The only time Grandpa Frank was ever really animated was when he told them stories of the old country — old myths, old legends, old tales about ghosts he’d heard growing up where he’d grown up, in far-north Norway, in a little fishing village in the arctic that he left when he was eighteen. When he told Faye about the Nix, he said the moral was: Don’t trust things that are too good to be true. But then she grew up and came to a new conclusion, which she told Samuel in the month before leaving the family. She told him the same story but added her own moral: “The things you love the most will one day hurt you the worst.”
Samuel didn’t understand.
“The Nix doesn’t appear as a horse anymore,” she said. They were in the kitchen hoping for a break in the heat wave that now seemed endless, sitting there reading with the refrigerator door wide open and a fan blowing the cold air onto them, drinking ice water, glasses sweating wet circles on the table. “The Nix used to appear as a horse,” she said, “but that was in the old days.”
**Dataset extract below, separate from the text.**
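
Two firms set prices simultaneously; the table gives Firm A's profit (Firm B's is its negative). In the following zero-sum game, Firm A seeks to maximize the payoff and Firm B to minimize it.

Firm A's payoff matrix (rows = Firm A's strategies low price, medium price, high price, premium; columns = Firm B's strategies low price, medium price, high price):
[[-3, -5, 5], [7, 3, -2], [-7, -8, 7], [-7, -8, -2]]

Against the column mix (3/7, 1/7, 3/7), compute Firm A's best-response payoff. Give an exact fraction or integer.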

“What does it look like now?”
“It’s different for everyone. But it usually appears as a person. Usually it’s someone you think you love.”
Samuel still did not understand.
“People love each other for many reasons, not all of them good,” she said. “They love each other because it’s easy. Or because they’re used to it. Or because they’ve given up. Or because they’re scared. People can be a Nix for each other.”